I am familiar with Levene's test (Wikipedia link) for equality of variances, which is robust to non-normality, but assumes observations are independent. Today I was wondering what to do when you want to compare variances between two samples, but observations are not independent. For instance, in panel data, an individual is observed through time, and may be grouped with other individuals in a cluster, making it very likely that observations are not independent.
The heart of the Levene's test is the spread measure $z_{ij} = |x_{ij} - \mu_{i}|$, the absolute deviation of an observation $j$ in group $i$ with group mean $\mu_{i}$. In reality, $\mu_{i}$ is not known, so an estimate $\hat{\mu}_i$ is used instead.
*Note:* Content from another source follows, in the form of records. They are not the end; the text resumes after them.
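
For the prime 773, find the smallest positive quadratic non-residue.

2

(2/773) = −1, so 2 is the smallest positive non-residue mod 773.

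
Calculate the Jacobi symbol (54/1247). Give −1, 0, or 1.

1

Pull out 2: since 1247 ≡ 7 (mod 8), (2/1247) = +1.
Reciprocity: 27 ≡ 3 and 1247 ≡ 3 (mod 4), so (27/1247) = −(1247/27).
Reduce top mod 27: now compute (5/27).
Reciprocity: 5 ≡ 1 and 27 ≡ 3 (mod 4), so (5/27) = +(27/5).
Reduce top mod 5: now compute (2/5).
Pull out 2: since 5 ≡ 5 (mod 8), (2/5) = -1.
Reached (1/5) = 1. Collecting the sign flips along the way, the symbol is +1.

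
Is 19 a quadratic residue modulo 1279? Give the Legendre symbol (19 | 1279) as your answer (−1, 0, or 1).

-1

Reciprocity: 19 ≡ 3 and 1279 ≡ 3 (mod 4), so (19/1279) = −(1279/19).
Reduce top mod 19: now compute (6/19).
Pull out 2: since 19 ≡ 3 (mod 8), (2/19) = -1.
Reciprocity: 3 ≡ 3 and 19 ≡ 3 (mod 4), so (3/19) = −(19/3).
Reduce top mod 3: now compute (1/3).
Reached (1/3) = 1. Collecting the sign flips along the way, the symbol is -1.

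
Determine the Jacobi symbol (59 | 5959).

0

Reciprocity: 59 ≡ 3 and 5959 ≡ 3 (mod 4), so (59/5959) = −(5959/59).
Reduce top mod 59: now compute (0/59).
Top reduces to 0: gcd > 1, so the symbol is 0.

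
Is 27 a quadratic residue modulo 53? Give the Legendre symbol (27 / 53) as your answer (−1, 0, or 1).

Reciprocity: 27 ≡ 3 and 53 ≡ 1 (mod 4), so (27/53) = +(53/27).
Reduce top mod 27: now compute (26/27).
Pull out 2: since 27 ≡ 3 (mod 8), (2/27) = -1.
Reciprocity: 13 ≡ 1 and 27 ≡ 3 (mod 4), so (13/27) = +(27/13).
Reduce top mod 13: now compute (1/13).
Reached (1/13) = 1. Collecting the sign flips along the way, the symbol is -1.

-1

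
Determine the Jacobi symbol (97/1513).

-1

Reciprocity: 97 ≡ 1 and 1513 ≡ 1 (mod 4), so (97/1513) = +(1513/97).
Reduce top mod 97: now compute (58/97).
Pull out 2: since 97 ≡ 1 (mod 8), (2/97) = +1.
Reciprocity: 29 ≡ 1 and 97 ≡ 1 (mod 4), so (29/97) = +(97/29).
Reduce top mod 29: now compute (10/29).
Pull out 2: since 29 ≡ 5 (mod 8), (2/29) = -1.
Reciprocity: 5 ≡ 1 and 29 ≡ 1 (mod 4), so (5/29) = +(29/5).
Reduce top mod 5: now compute (4/5).
Pull out 2^2: since 5 ≡ 5 (mod 8), (2/5) = -1, so (2/5)^2 = +1.
Reached (1/5) = 1. Collecting the sign flips along the way, the symbol is -1.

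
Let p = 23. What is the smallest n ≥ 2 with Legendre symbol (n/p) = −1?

(2/23) = +1, so 2 is a residue.
(3/23) = +1, so 3 is a residue.
(4/23) = +1, so 4 is a residue.
(5/23) = −1, so 5 is the smallest positive non-residue mod 23.

5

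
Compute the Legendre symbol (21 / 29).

Reciprocity: 21 ≡ 1 and 29 ≡ 1 (mod 4), so (21/29) = +(29/21).
Reduce top mod 21: now compute (8/21).
Pull out 2^3: since 21 ≡ 5 (mod 8), (2/21) = -1, so (2/21)^3 = -1.
Reached (1/21) = 1. Collecting the sign flips along the way, the symbol is -1.

-1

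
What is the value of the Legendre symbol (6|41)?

Pull out 2: since 41 ≡ 1 (mod 8), (2/41) = +1.
Reciprocity: 3 ≡ 3 and 41 ≡ 1 (mod 4), so (3/41) = +(41/3).
Reduce top mod 3: now compute (2/3).
Pull out 2: since 3 ≡ 3 (mod 8), (2/3) = -1.
Reached (1/3) = 1. Collecting the sign flips along the way, the symbol is -1.

-1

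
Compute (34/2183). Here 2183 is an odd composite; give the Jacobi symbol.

Pull out 2: since 2183 ≡ 7 (mod 8), (2/2183) = +1.
Reciprocity: 17 ≡ 1 and 2183 ≡ 3 (mod 4), so (17/2183) = +(2183/17).
Reduce top mod 17: now compute (7/17).
Reciprocity: 7 ≡ 3 and 17 ≡ 1 (mod 4), so (7/17) = +(17/7).
Reduce top mod 7: now compute (3/7).
Reciprocity: 3 ≡ 3 and 7 ≡ 3 (mod 4), so (3/7) = −(7/3).
Reduce top mod 3: now compute (1/3).
Reached (1/3) = 1. Collecting the sign flips along the way, the symbol is -1.

-1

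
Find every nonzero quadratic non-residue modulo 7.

Square k = 1,…,3 (k and 7−k give the same square):
1²=1, 2²=4, 3²≡2 (mod 7).
The residues are {1, 2, 4}; the non-residues are the remaining 3 nonzero classes.

3 5 6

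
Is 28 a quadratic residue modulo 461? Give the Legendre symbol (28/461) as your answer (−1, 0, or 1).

-1

Pull out 2^2: since 461 ≡ 5 (mod 8), (2/461) = -1, so (2/461)^2 = +1.
Reciprocity: 7 ≡ 3 and 461 ≡ 1 (mod 4), so (7/461) = +(461/7).
Reduce top mod 7: now compute (6/7).
Pull out 2: since 7 ≡ 7 (mod 8), (2/7) = +1.
Reciprocity: 3 ≡ 3 and 7 ≡ 3 (mod 4), so (3/7) = −(7/3).
Reduce top mod 3: now compute (1/3).
Reached (1/3) = 1. Collecting the sign flips along the way, the symbol is -1.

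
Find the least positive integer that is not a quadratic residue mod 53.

2

(2/53) = −1, so 2 is the smallest positive non-residue mod 53.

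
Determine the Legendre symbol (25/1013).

Euler's criterion: (25/1013) ≡ 25^506 (mod 1013).
25^2 ≡ 625 (mod 1013)
25^4 ≡ 620 (mod 1013)
25^8 ≡ 473 (mod 1013)
25^16 ≡ 869 (mod 1013)
25^32 ≡ 476 (mod 1013)
25^64 ≡ 677 (mod 1013)
25^128 ≡ 453 (mod 1013)
25^256 ≡ 583 (mod 1013)
25^506 = 25^(256+128+64+32+16+8+2) ≡ 1 (mod 1013).
Result is 1, so (25/1013) = 1.

1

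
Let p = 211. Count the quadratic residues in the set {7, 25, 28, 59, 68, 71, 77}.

(7/211) = -1 → non-residue.
(25/211) = +1 → QR.
(28/211) = -1 → non-residue.
(59/211) = +1 → QR.
(68/211) = -1 → non-residue.
(71/211) = +1 → QR.
(77/211) = -1 → non-residue.
Total quadratic residues among the 7: 3.

3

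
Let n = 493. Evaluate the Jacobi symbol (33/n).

Reciprocity: 33 ≡ 1 and 493 ≡ 1 (mod 4), so (33/493) = +(493/33).
Reduce top mod 33: now compute (31/33).
Reciprocity: 31 ≡ 3 and 33 ≡ 1 (mod 4), so (31/33) = +(33/31).
Reduce top mod 31: now compute (2/31).
Pull out 2: since 31 ≡ 7 (mod 8), (2/31) = +1.
Reached (1/31) = 1. Collecting the sign flips along the way, the symbol is +1.

1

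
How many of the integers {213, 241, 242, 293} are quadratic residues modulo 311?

(213/311) = -1 → non-residue.
(241/311) = -1 → non-residue.
(242/311) = +1 → QR.
(293/311) = -1 → non-residue.
Total quadratic residues among the 4: 1.

1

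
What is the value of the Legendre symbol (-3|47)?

First reduce: -3 ≡ 44 (mod 47).
Pull out 2^2: since 47 ≡ 7 (mod 8), (2/47) = +1, so (2/47)^2 = +1.
Reciprocity: 11 ≡ 3 and 47 ≡ 3 (mod 4), so (11/47) = −(47/11).
Reduce top mod 11: now compute (3/11).
Reciprocity: 3 ≡ 3 and 11 ≡ 3 (mod 4), so (3/11) = −(11/3).
Reduce top mod 3: now compute (2/3).
Pull out 2: since 3 ≡ 3 (mod 8), (2/3) = -1.
Reached (1/3) = 1. Collecting the sign flips along the way, the symbol is -1.

-1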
The authors of this interesting review of Levene's test point out that instead of using the sample mean (or median), one can use a more robust estimate. This got me thinking: if you could estimate $\mu_i$ in a way that controls for issues that arise in panel data (e.g. observations correlated across time and individuals/cross-sections) then you could substitute that into Levene's test and fire away. But is this in fact true?
Then I read Ben Bolker's response to a somewhat similar question. If I understand him correctly, comparisons of variances amount to comparisons of conditional distributions, since problems like heteroskedasticity and autocorrelation are captured in the error term of a regression. He thus advises comparing the residuals of a regression. Is this the right path?
Or, is Levene's test robust to any issues brought up by panel data?